この人のためなら。

私は幾らだって非道になれるのだろう。











「本当に、いいのか?」

この日何度目かの問いに、私はその度に噛み締めて返事を返す。

「うん、いいよ」

同じ質問を繰り返すのは、この人の心配性の表れで。

それはこの人がとても優しいから。

「いつも、血の匂いがするような。そんな危険な場所でもか」

「うん。どんな危険な場所でも。晋作さん達のためになら、私は大丈夫」

そう、大丈夫。

だって貴方達の……貴方のためだもの。

なら、私はどこだって平気。

「…………嘘だろ」

ポツンと晋作さんは言った。

まるで、私の本心を覗いたみたいに。

「嘘だ。怖くないわけ、ないだろ。
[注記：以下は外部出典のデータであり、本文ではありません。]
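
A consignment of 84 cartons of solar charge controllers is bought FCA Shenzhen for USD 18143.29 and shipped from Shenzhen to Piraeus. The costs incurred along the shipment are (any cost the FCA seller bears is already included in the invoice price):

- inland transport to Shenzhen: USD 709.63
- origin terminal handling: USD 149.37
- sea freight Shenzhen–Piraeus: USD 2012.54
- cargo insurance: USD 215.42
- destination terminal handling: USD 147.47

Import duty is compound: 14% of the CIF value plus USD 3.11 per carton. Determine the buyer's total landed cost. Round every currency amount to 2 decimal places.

FCA: the seller delivers export-cleared goods to the carrier; the buyer bears costs from that point.
Already in the invoice (seller's account under FCA): inland to port — exclude.
CIF value = FCA price + origin terminal + freight + insurance = 18143.29 + 149.37 + 2012.54 + 215.42 = 20520.62
Ad valorem component: 20520.62 × 14% = 2872.89
Specific component: 84 × 3.11 = 261.24
Import duty = 2872.89 + 261.24 = 3134.13
Buyer bears: origin terminal 149.37 + freight 2012.54 + insurance 215.42 + destination terminal 147.47 + duty 3134.13 = 5658.93
Landed cost = invoice 18143.29 + 5658.93 = 23802.22

Total landed cost: USD 23802.22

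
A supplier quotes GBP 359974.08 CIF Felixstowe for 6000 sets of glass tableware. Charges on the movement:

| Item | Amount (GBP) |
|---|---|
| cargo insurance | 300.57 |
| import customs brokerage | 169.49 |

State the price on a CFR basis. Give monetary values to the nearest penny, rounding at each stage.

CFR price: GBP 359673.51

Not relevant to the conversion: brokerage — on the buyer under both terms; not part of either seller's price.
From CIF to CFR, the seller no longer bears: insurance.
CFR price = 359974.08 − 300.57 = 359673.51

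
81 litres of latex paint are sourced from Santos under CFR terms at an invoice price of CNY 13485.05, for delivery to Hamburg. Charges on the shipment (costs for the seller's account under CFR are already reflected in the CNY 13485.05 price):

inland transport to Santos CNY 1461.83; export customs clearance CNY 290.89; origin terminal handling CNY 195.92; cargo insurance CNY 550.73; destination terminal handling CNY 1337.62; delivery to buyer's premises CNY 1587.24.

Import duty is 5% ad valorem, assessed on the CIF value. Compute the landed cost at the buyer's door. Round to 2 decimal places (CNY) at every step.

CFR: the seller pays costs through ocean freight to the destination port, but not insurance.
Already in the invoice (seller's account under CFR): inland to port, export clearance, origin terminal — exclude.
CIF value = CFR price + insurance = 13485.05 + 550.73 = 14035.78
Import duty = 14035.78 × 5% = 701.79
Buyer bears: insurance 550.73 + destination terminal 1337.62 + delivery 1587.24 + duty 701.79 = 4177.38
Landed cost = invoice 13485.05 + 4177.38 = 17662.43

Total landed cost: CNY 17662.43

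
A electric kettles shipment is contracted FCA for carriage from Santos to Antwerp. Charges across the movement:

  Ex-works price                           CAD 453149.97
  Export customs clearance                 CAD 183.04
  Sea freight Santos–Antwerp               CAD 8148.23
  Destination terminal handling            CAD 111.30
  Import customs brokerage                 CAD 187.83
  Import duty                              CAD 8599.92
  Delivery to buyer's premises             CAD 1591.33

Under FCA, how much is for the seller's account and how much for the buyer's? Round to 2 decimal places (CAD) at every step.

Seller: CAD 453333.01; buyer: CAD 18638.61

FCA: the seller delivers export-cleared goods to the carrier; the buyer bears costs from that point.
Seller's account: goods 453149.97 + export clearance 183.04 = 453333.01
Buyer's account: freight 8148.23 + destination terminal 111.30 + brokerage 187.83 + duty 8599.92 + delivery 1591.33 = 18638.61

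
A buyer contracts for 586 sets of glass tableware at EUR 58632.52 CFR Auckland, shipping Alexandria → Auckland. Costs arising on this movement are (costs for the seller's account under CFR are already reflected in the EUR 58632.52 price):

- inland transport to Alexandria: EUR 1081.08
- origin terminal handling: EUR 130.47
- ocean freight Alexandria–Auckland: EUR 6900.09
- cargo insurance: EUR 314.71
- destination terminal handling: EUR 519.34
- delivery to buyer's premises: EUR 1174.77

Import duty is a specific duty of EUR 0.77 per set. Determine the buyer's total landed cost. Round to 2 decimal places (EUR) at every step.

CFR: the seller pays costs through ocean freight to the destination port, but not insurance.
Already in the invoice (seller's account under CFR): inland to port, origin terminal, freight — exclude.
CIF value = CFR price + insurance = 58632.52 + 314.71 = 58947.23
Import duty = 586 × 0.77 = 451.22
Buyer bears: insurance 314.71 + destination terminal 519.34 + delivery 1174.77 + duty 451.22 = 2460.04
Landed cost = invoice 58632.52 + 2460.04 = 61092.56

Total landed cost: EUR 61092.56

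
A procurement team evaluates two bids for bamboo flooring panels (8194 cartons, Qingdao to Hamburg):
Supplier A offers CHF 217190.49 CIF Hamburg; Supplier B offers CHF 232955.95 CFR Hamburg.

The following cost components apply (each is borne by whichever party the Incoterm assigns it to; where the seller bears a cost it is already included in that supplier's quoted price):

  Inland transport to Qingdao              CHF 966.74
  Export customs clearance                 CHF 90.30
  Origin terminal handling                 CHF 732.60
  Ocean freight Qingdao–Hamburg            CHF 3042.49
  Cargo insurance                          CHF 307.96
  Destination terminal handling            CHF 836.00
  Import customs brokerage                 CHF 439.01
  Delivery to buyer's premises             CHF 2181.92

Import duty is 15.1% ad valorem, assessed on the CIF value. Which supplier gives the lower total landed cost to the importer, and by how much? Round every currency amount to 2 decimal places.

Supplier A is cheaper by CHF 18500.51

Supplier A (CIF):
The CIF price already equals the CIF value: 217190.49
Import duty = 217190.49 × 15.1% = 32795.76
Buyer bears (A): 836.00 + 439.01 + 2181.92 = 3456.93
Landed cost (A) = invoice 217190.49 + 3456.93 + duty 32795.76 = 253443.18
Supplier B (CFR):
CIF value = CFR price + insurance = 232955.95 + 307.96 = 233263.91
Import duty = 233263.91 × 15.1% = 35222.85
Buyer bears (B): 307.96 + 836.00 + 439.01 + 2181.92 = 3764.89
Landed cost (B) = invoice 232955.95 + 3764.89 + duty 35222.85 = 271943.69
Difference = |253443.18 − 271943.69| = 18500.51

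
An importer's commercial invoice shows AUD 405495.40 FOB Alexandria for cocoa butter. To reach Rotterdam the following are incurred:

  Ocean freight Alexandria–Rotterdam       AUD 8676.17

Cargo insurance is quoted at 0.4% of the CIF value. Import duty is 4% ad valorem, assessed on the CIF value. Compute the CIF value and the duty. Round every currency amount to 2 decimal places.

CIF value: AUD 415834.91; import duty: AUD 16633.40

Let C be the CIF value. C = FOB price + freight + 0.4% × C
C − 0.4% × C = 405495.40 + 8676.17
0.996 × C = 414171.57
C = 414171.57 / 0.996 = 415834.91
Insurance premium = 0.4% × 415834.91 = 1663.34
Import duty = 415834.91 × 4% = 16633.40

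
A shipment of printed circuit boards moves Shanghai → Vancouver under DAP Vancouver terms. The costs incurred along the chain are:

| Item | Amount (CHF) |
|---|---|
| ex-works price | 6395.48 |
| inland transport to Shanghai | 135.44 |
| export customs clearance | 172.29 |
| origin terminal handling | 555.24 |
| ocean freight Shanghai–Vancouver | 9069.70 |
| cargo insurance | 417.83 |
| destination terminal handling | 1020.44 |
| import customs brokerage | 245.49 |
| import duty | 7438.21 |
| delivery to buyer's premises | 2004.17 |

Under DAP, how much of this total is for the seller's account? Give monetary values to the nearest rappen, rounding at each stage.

DAP: the seller bears all costs to the named destination except import duty and clearance.
Seller's account: goods 6395.48 + inland to port 135.44 + export clearance 172.29 + origin terminal 555.24 + freight 9069.70 + insurance 417.83 + destination terminal 1020.44 + delivery 2004.17 = 19770.59
Buyer's account: brokerage 245.49 + duty 7438.21 = 7683.70

Seller's account: CHF 19770.59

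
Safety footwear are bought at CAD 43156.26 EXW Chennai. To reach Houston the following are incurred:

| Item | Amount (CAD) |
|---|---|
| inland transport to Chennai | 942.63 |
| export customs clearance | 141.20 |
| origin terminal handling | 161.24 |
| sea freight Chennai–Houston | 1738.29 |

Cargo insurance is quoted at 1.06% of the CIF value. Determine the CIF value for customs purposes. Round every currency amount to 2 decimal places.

Let C be the CIF value. C = EXW price + pre-shipment costs + freight + 1.06% × C
C − 1.06% × C = 43156.26 + 942.63 + 141.20 + 161.24 + 1738.29
0.9894 × C = 46139.62
C = 46139.62 / 0.9894 = 46633.94
Insurance premium = 1.06% × 46633.94 = 494.32

CIF value: CAD 46633.94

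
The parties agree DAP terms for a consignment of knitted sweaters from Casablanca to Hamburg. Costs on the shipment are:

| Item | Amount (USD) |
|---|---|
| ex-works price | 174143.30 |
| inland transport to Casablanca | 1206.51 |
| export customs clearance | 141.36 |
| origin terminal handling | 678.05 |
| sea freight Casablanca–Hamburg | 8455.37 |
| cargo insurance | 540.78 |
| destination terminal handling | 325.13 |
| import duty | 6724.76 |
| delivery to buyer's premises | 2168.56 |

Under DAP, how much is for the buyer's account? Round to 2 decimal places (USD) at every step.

DAP: the seller bears all costs to the named destination except import duty and clearance.
Seller's account: goods 174143.30 + inland to port 1206.51 + export clearance 141.36 + origin terminal 678.05 + freight 8455.37 + insurance 540.78 + destination terminal 325.13 + delivery 2168.56 = 187659.06
Buyer's account: duty 6724.76 = 6724.76

Buyer's account: USD 6724.76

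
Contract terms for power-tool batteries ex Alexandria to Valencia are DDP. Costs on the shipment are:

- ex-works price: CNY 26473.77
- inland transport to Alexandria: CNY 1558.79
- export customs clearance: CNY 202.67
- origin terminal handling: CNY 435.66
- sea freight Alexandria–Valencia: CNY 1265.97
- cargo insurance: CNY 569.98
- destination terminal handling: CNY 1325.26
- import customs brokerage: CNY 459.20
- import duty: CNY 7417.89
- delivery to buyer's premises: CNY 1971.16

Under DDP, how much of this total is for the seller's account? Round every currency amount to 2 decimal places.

DDP: the seller bears all costs including import duty.
Seller's account: goods 26473.77 + inland to port 1558.79 + export clearance 202.67 + origin terminal 435.66 + freight 1265.97 + insurance 569.98 + destination terminal 1325.26 + brokerage 459.20 + duty 7417.89 + delivery 1971.16 = 41680.35
Buyer's account: 0.00

Seller's account: CNY 41680.35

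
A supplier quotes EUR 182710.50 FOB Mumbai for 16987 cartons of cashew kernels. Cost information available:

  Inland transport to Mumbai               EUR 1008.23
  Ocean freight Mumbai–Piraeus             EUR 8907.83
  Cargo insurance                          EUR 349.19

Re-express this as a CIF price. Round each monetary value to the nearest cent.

CIF price: EUR 191967.52

Not relevant to the conversion: inland to port — on the seller under both FOB and CIF; already in the FOB price and stays in the CIF price.
From FOB to CIF, the seller additionally bears: freight, insurance.
CIF price = 182710.50 + 8907.83 + 349.19 = 191967.52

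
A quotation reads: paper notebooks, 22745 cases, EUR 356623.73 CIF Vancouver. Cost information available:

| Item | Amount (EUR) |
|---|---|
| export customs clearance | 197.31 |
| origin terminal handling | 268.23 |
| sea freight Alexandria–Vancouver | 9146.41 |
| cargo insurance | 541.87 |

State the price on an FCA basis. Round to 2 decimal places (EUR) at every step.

FCA price: EUR 346667.22

Not relevant to the conversion: export clearance — on the seller under both CIF and FCA; already in the CIF price and stays in the FCA price.
From CIF to FCA, the seller no longer bears: origin terminal, freight, insurance.
FCA price = 356623.73 − 268.23 − 9146.41 − 541.87 = 346667.22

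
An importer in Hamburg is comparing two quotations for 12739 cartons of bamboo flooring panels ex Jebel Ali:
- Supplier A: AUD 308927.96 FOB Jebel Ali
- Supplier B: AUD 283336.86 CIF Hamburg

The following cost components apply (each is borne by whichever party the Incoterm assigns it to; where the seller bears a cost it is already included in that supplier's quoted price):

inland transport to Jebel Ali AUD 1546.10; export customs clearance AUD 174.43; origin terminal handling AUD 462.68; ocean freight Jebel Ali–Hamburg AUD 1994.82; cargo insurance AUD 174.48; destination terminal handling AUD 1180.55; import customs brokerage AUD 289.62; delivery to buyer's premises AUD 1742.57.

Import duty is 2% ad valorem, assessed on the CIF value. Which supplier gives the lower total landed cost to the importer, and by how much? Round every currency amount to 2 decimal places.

Supplier A (FOB):
CIF value = FOB price + freight + insurance = 308927.96 + 1994.82 + 174.48 = 311097.26
Import duty = 311097.26 × 2% = 6221.95
Buyer bears (A): 1994.82 + 174.48 + 1180.55 + 289.62 + 1742.57 = 5382.04
Landed cost (A) = invoice 308927.96 + 5382.04 + duty 6221.95 = 320531.95
Supplier B (CIF):
The CIF price already equals the CIF value: 283336.86
Import duty = 283336.86 × 2% = 5666.74
Buyer bears (B): 1180.55 + 289.62 + 1742.57 = 3212.74
Landed cost (B) = invoice 283336.86 + 3212.74 + duty 5666.74 = 292216.34
Difference = |320531.95 − 292216.34| = 28315.61

Supplier B is cheaper by AUD 28315.61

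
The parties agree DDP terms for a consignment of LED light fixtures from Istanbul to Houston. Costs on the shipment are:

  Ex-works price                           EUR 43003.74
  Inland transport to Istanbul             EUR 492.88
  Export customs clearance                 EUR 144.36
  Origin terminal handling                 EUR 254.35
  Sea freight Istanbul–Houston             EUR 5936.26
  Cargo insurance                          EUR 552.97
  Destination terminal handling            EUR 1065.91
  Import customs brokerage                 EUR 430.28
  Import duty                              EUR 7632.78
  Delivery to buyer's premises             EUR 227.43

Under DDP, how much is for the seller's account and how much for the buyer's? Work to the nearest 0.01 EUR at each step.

DDP: the seller bears all costs including import duty.
Seller's account: goods 43003.74 + inland to port 492.88 + export clearance 144.36 + origin terminal 254.35 + freight 5936.26 + insurance 552.97 + destination terminal 1065.91 + brokerage 430.28 + duty 7632.78 + delivery 227.43 = 59740.96
Buyer's account: 0.00

Seller: EUR 59740.96; buyer: EUR 0.00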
俺の前では、嘘つくなよ」

「うん…………怖い」

そうやって、抱き締めてくれる貴方が居なくなることが何よりも怖いの。

貴方の温かいぬくもりが、なくなってしまうことが怖いの。

「でも、大丈夫」

大丈夫、大丈夫。

何度も繰り返す。

大丈夫、きっと上手くやれるわ。

だって。

「居場所が変わっても、貴方を想う気持ちだけは変わらないもの」

長州の人を、何人も斬り殺してる新撰組の元へ行こうとも。

絶対に私の想いは変わらない。

私にとって、貴方ら私の世界の全てなの。

どこに居たって、中心は貴方なの。

「…………そんな顔、しないで」

不安そうに、哀しそうに。

晋作さんの目は、ゆらゆらと揺らぐ。

「晋作さんの、そんな顔が見たくて間者になるわけじゃないの。…………笑って」

ほぐすように、そっと両頬を包む。

「お願い。笑って?」

私の大好きな笑顔で見送ってよ。

そしたら、私の心の底で燻ってる不安は消えると思うの。